I think that can have a short-term effect. Lots of people might not be vaccinated because they haven’t got around to it and this can get them off their butts as it did in France this week. But I predict that, like lotteries that encouraged vaccinations, this will be a short-lived effect.
The real issue we face is vaccine hesitancy that is long-term. Most countries seem to be capping out at 70 to 80 percent of their adult population vaccinated. This is below what we now need for herd immunity which is likely in excess of 95% of the entire population (not just adults) given the Delta variant.

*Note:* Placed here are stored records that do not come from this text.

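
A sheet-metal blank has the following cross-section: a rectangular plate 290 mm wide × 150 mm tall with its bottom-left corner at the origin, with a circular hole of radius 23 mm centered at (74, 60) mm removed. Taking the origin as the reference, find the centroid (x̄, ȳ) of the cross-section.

x̄ = 147.82 mm, ȳ = 75.60 mm

plate: A = 290 × 150 = 43500.00, centroid at (145.00, 75.00).
hole: A = −π·23² = -1661.90, centroid at (74.00, 60.00).
ΣA = 41838.10 mm², ΣAx̄ = 6184519.21 mm³, ΣAȳ = 3162785.85 mm³.
x̄ = 6184519.21/41838.10 = 147.82 mm; ȳ = 3162785.85/41838.10 = 75.60 mm.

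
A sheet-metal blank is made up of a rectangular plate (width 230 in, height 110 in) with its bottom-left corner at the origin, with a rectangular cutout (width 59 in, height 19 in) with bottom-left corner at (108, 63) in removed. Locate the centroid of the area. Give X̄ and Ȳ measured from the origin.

X̄ = 113.96 in, Ȳ = 54.19 in

plate: A = 230 × 110 = 25300.00, centroid at (115.00, 55.00).
hole: A = −(59 × 19) = -1121.00, centroid at (137.50, 72.50).
ΣA = 24179.00 in², ΣAX̄ = 2755362.50 in³, ΣAȲ = 1310227.50 in³.
X̄ = 2755362.50/24179.00 = 113.96 in; Ȳ = 1310227.50/24179.00 = 54.19 in.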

Vaccine hesitancy is a complex issue and, as I have written about elsewhere, is likely driven by health concerns — both real and perceived — that are not necessarily crazy or irrational. Yes, there is misinformation. Yes, there are people who are worried about magnetic microchips or something. But to lump them together is not a good idea. Moreover, conflate them and you create stigmas that are never good for public health.

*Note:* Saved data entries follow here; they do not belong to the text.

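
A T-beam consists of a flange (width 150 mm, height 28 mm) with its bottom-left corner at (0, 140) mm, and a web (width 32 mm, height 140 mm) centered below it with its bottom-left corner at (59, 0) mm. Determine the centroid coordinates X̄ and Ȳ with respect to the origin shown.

X̄ = 75.00 mm, Ȳ = 110.65 mm

web: A = 32 × 140 = 4480.00, centroid at (75.00, 70.00).
flange: A = 150 × 28 = 4200.00, centroid at (75.00, 154.00).
ΣA = 8680.00 mm², ΣAX̄ = 651000.00 mm³, ΣAȲ = 960400.00 mm³.
X̄ = 651000.00/8680.00 = 75.00 mm; Ȳ = 960400.00/8680.00 = 110.65 mm.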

If hesitancy is about health risks then that also means that countering hesitancy will likely depend on the prevalence of the virus. If the virus is prevalent in a region, people are more likely to be vaccinated. If it is waning, they are less likely to be vaccinated. This is why, when there was an outbreak in Sydney, people rushed to be vaccinated.
If we institute a passport that restricts unvaccinated people’s activities, that will actually reduce prevalence. Basically, we are keeping them in lockdown. But herein lies the paradox. Reduced prevalence means that the unvaccinated are better off. If they are better off, then the passport is less of a punishment. Hence, there is reduced demand for vaccination.

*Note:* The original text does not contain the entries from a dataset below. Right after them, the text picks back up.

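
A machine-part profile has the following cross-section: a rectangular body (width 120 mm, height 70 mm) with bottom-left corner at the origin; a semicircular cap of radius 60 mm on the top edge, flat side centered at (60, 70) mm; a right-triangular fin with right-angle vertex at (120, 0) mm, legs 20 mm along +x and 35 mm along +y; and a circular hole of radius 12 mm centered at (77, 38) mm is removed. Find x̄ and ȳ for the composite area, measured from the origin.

x̄ = 61.12 mm, ȳ = 58.82 mm

Part | A | x̄ᵢ | ȳᵢ | A·x̄ᵢ | A·ȳᵢ
rectangular body | 8400.00 | 60.00 | 35.00 | 504000.00 | 294000.00
semicircular top | 5654.87 | 60.00 | 95.46 | 339292.01 | 539840.67
triangular fin | 350.00 | 126.67 | 11.67 | 44333.33 | 4083.33
hole | -452.39 | 77.00 | 38.00 | -34833.98 | -17190.80
Σ | 13952.48 |  |  | 852791.36 | 820733.21
x̄ = 852791.36 / 13952.48 = 61.12 mm
ȳ = 820733.21 / 13952.48 = 58.82 mm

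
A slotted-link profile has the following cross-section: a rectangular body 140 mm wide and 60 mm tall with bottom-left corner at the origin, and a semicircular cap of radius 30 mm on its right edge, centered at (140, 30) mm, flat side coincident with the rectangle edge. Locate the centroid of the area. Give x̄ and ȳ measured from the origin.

Part | A | x̄ᵢ | ȳᵢ | A·x̄ᵢ | A·ȳᵢ
rectangular body | 8400.00 | 70.00 | 30.00 | 588000.00 | 252000.00
semicircular end | 1413.72 | 152.73 | 30.00 | 215920.34 | 42411.50
Σ | 9813.72 |  |  | 803920.34 | 294411.50
x̄ = 803920.34 / 9813.72 = 81.92 mm
ȳ = 294411.50 / 9813.72 = 30.00 mm

x̄ = 81.92 mm, ȳ = 30.00 mm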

In other words, without a vaccine passport, there is more prevalence but people adjust and get vaccinated because of that which is a long-term investment in pandemic management. With a vaccine passport, there is less prevalence and so unvaccinated people are more likely to be satisfied with continuing not to be vaccinated. (I have a paper I am writing that shows this in a behavioural epidemiological model that I will release in the coming weeks). The point is that prevalence drives vaccine demand and vaccine passports counter that. That’s not a bad thing but it means that it really is a lockdown by another name. That makes it a band-aid and not a solution.
More experiments
All that said, we will see what happens. There are many experiments going on. Europe has credentials. So does New York. France is mandating those credentials as part of a passport (with tests and vaccines). So is Manitoba. They will likely be used for border crossings. Ontario is ruling them out for government with the Premier saying, “We aren’t going to have a split society” but private companies can have their own vaccine policies.
My preferred way
My preferred way to deal with this issue and the frustrations regarding returning to normalcy is this. Once you have assured yourself you have hit limits on vaccine demand (that is, supply shifts from being below to being above demand), you set a timeline for full reopening. You provide a means by which people can show that they are safe (with either a vaccine or negative test done recently) that gives people the tools to manage their safe interactions with others. And then you open at that time. In anticipation of increased prevalence — worrisome though that is — hopefully, more of the hesitant will become vaccinated.
Things are very different where you have vulnerable people. In that case, you may have to mandate vaccinations as a workable system just as we do for schoolchildren for other diseases. But a return to normal really means not having to show a passport for every place you go. We need to keep our eyes on that prize.